Doctors at Bonn Univer-sity Clinic saved Miriam's life with surgery in the womb that stimulated lung growth - the first time this method has been used worldwide in a case of premature rupture of the fetal membrane. The baby is now one year old and very healthy. The doctors will report the case study in this month's Fetal Diagnosis and Therapy.


Professor Kohl with Miriam

Lori, the mother, already had three children and this fourth pregnancy was the third instance of a premature rupture of the fetal membrane, though none of the others had been this early. A rupture before the 22nd week of pregnancy results in the child being constricted due to the lack of its protective liquid cushion and the organs pressing on the lung. Therefore the lung is either much too small at birth or cannot enrich the blood with oxygen. Every second baby suffocates after birth because of it.

Worse, the child would now be unprotected against germs in the womb, and the danger of a life-threatening infection becomes very high. For this reason the pregnancy is usually aborted after rupture at such an early stage.

But Miriam's parents did not want to give up. "My husband and me prayed and put our faith in God. We were prepared to do anything for our child. Miracles do happen," the 29 year-old mother says.

When Professor Thomas Kohl, Head of the German Centre of Foetal Surgery & Minimally Invasive Therapy at Bonn University Clinic, offered the parents a risky prenatal operation, they took it, knowing it was experimental and the outcome was uncertain.

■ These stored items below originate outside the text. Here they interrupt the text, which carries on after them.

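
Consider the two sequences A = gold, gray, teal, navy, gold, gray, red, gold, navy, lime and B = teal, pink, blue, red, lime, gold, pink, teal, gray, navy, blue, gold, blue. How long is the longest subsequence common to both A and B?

Backtracking the LCS table gives one alignment: gold (A1,B6) → gray (A2,B9) → navy (A4,B10) → gold (A5,B12).
So the longest common subsequence has length 4.

4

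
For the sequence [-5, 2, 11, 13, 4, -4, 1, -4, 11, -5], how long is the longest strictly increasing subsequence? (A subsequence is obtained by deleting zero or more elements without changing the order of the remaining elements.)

Let dp[i] be the longest increasing subsequence ending at position i. Then dp = [1, 2, 3, 4, 3, 2, 3, 2, 4, 1].
The maximum is 4; one witness is -5, 2, 11, 13 at positions 1,2,3,4.

4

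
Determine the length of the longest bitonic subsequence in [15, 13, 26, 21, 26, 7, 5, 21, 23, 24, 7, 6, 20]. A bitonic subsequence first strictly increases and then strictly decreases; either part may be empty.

Let inc[i] be the LIS ending at i and dec[i] the longest strictly decreasing subsequence starting at i. inc = [1, 1, 2, 2, 3, 1, 1, 2, 3, 4, 2, 2, 3], dec = [4, 3, 4, 3, 4, 2, 1, 3, 3, 3, 2, 1, 1].
max_i inc[i]+dec[i]−1 = 6, with one witness 15, 21, 26, 24, 7, 6.

6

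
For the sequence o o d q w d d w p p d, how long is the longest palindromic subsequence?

Using dp[i][j] = 2 + dp[i+1][j−1] if the ends match, else max(dp[i+1][j], dp[i][j−1]):
dp[1][11] = 6. A witness is dwddwd at positions 3,5,6,7,8,11.

6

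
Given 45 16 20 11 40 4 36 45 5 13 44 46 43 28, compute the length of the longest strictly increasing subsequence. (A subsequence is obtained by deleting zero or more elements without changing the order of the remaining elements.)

Scanning left to right, the best length ending at each element is: 45→1, 16→1, 20→2, 11→1, 40→3, 4→1, 36→3, 45→4, 5→2, 13→3, 44→4, 46→5, 43→4, 28→4.
So the longest increasing subsequence has length 5, e.g. 16, 20, 40, 45, 46.

5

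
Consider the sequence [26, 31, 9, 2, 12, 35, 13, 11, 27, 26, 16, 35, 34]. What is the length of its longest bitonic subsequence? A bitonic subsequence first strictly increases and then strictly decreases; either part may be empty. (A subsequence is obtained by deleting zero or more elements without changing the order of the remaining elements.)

One longest bitonic subsequence is 26, 31, 35, 27, 26, 16 (positions 1,2,6,9,10,11): it rises to 35 then falls. Length 6 is optimal.

6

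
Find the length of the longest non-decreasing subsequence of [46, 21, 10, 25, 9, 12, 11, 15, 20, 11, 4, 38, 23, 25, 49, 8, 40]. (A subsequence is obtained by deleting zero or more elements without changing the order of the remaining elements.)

7

Scanning left to right, the best length ending at each element is: 46→1, 21→1, 10→1, 25→2, 9→1, 12→2, 11→2, 15→3, 20→4, 11→3, 4→1, 38→5, 23→5, 25→6, 49→7, 8→2, 40→7.
So the longest non-decreasing subsequence has length 7, e.g. 10, 12, 15, 20, 23, 25, 49.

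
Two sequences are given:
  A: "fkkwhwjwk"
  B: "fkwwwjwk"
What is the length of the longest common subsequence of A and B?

7

Backtracking the LCS table gives one alignment: f (A1,B1) → k (A2,B2) → w (A4,B4) → w (A6,B5) → j (A7,B6) → w (A8,B7) → k (A9,B8).
So the longest common subsequence has length 7.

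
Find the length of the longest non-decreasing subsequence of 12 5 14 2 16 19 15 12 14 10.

4

Let dp[i] be the longest non-decreasing subsequence ending at position i. Then dp = [1, 1, 2, 1, 3, 4, 3, 2, 3, 2].
The maximum is 4; one witness is 12, 14, 16, 19 at positions 1,3,5,6.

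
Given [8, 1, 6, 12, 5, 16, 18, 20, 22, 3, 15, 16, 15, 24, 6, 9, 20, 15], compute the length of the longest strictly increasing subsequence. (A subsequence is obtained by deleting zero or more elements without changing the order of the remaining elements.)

8

One longest increasing subsequence is 1, 6, 12, 16, 18, 20, 22, 24 (positions 2,3,4,6,7,8,9,14), of length 8; no longer one exists.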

"But here we were dealing with a healthy child and it was a question of significantly increasing its chances of survival," Professor Kohl says.

'Lungs rose like yeast cake'

During the operation, the fetal surgeons inserted the operating device, about the size of a ballpoint pen, into the fetal membranes via a small opening in the mother's stomach. They carefully moved the foetoscope -- assisted by a camera and ultrasonic apparatus -- via the mouth and into the trachea of the unborn baby.

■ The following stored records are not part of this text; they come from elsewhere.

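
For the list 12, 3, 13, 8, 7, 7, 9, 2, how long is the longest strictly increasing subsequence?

3

Let dp[i] be the longest increasing subsequence ending at position i. Then dp = [1, 1, 2, 2, 2, 2, 3, 1].
The maximum is 3; one witness is 3, 8, 9 at positions 2,4,7.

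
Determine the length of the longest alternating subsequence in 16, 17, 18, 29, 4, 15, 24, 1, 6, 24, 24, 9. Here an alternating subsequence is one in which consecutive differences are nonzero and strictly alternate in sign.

Track the best alternating length ending on an up-step vs a down-step at each position: up/down = 1/1, 2/1, 2/1, 2/1, 1/3, 4/3, 4/3, 1/5, 6/5, 6/3, 6/3, 6/7.
The maximum over both is 7; one such subsequence is 16, 17, 4, 15, 1, 24, 9.

7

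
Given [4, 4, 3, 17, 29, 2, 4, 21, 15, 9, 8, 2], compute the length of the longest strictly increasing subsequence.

One longest increasing subsequence is 4, 17, 29 (positions 1,4,5), of length 3; no longer one exists.

3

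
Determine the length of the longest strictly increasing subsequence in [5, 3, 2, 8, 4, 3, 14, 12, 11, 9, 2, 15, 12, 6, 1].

4

Let dp[i] be the longest increasing subsequence ending at position i. Then dp = [1, 1, 1, 2, 2, 2, 3, 3, 3, 3, 1, 4, 4, 3, 1].
The maximum is 4; one witness is 5, 8, 14, 15 at positions 1,4,7,12.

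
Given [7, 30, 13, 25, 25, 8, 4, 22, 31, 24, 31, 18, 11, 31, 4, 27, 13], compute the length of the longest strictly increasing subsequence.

5

Let dp[i] be the longest increasing subsequence ending at position i. Then dp = [1, 2, 2, 3, 3, 2, 1, 3, 4, 4, 5, 3, 3, 5, 1, 5, 4].
The maximum is 5; one witness is 7, 13, 22, 24, 31 at positions 1,3,8,10,11.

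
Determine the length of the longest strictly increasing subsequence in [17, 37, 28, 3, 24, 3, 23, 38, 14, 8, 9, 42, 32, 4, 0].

4

Let dp[i] be the longest increasing subsequence ending at position i. Then dp = [1, 2, 2, 1, 2, 1, 2, 3, 2, 2, 3, 4, 4, 2, 1].
The maximum is 4; one witness is 17, 37, 38, 42 at positions 1,2,8,12.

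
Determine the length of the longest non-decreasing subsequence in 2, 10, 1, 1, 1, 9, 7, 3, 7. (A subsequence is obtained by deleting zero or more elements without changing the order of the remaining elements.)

One longest non-decreasing subsequence is 1, 1, 1, 7, 7 (positions 3,4,5,7,9), of length 5; no longer one exists.

5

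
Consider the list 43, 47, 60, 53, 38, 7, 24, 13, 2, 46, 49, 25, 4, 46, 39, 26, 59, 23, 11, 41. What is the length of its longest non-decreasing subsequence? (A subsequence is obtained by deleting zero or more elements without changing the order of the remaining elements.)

Let dp[i] be the longest non-decreasing subsequence ending at position i. Then dp = [1, 2, 3, 3, 1, 1, 2, 2, 1, 3, 4, 3, 2, 4, 4, 4, 5, 3, 3, 5].
The maximum is 5; one witness is 7, 24, 46, 49, 59 at positions 6,7,10,11,17.

5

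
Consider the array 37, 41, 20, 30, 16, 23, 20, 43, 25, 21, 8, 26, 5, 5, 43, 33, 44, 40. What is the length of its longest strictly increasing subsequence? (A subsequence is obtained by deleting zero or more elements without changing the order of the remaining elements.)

Scanning left to right, the best length ending at each element is: 37→1, 41→2, 20→1, 30→2, 16→1, 23→2, 20→2, 43→3, 25→3, 21→3, 8→1, 26→4, 5→1, 5→1, 43→5, 33→5, 44→6, 40→6.
So the longest increasing subsequence has length 6, e.g. 20, 23, 25, 26, 43, 44.

6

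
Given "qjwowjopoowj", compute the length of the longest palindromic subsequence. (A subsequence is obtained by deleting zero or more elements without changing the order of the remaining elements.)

9

Using dp[i][j] = 2 + dp[i+1][j−1] if the ends match, else max(dp[i+1][j], dp[i][j−1]):
dp[1][12] = 9. A witness is jwoopoowj at positions 2,3,4,7,8,9,10,11,12.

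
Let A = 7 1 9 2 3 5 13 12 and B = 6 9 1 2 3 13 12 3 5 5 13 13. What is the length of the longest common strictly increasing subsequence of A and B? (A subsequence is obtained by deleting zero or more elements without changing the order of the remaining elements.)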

There a miniature balloon was inflated, blocking the respiratory channel so that the fluid which was continuously produced by the prenatal lung cannot drain away. That way the fluid pressure built up stimulated lung growth.

Miriam's case was the first one where Professor Kohl also used the protein serum albumin, which increases the amount of water collected in the lung and amplifies the effect of the latex balloon.

"Our little patient's lungs rose like yeast cake. The balloon stayed in the lungs for five days and during this period the volume of the lungs almost doubled," Professor Kohl says. During the whole process, gynecologists and midwives provided intensive care for the mother and child.

The baby was born in the 33rd week of pregnancy and then premature baby specialists of the Neonatological Intensive Care Department (Neonatologische Intensivpflegestation, NIPS) took over the postnatal care. "The prenatal operation only takes one or two hours. Competent follow-up care of the children after birth is at least as important for their healthy survival," Professor Kohl emphasises.

For the parents Miriam is a little miracle. Two weeks before the baby was due to be born, the happy parents were able to take home their daughter, where she has developed normally ever since.

"It was a hard time. We were torn between anxiety and hope. But we are incredibly happy to have made this decision in spite of all the unknowns," Heinrich, the 29-year-old father says.

The team in Bonn now intends to focus on testing the life-saving potential of the new method of treatment on future patients with premature rupture of the fetal membrane.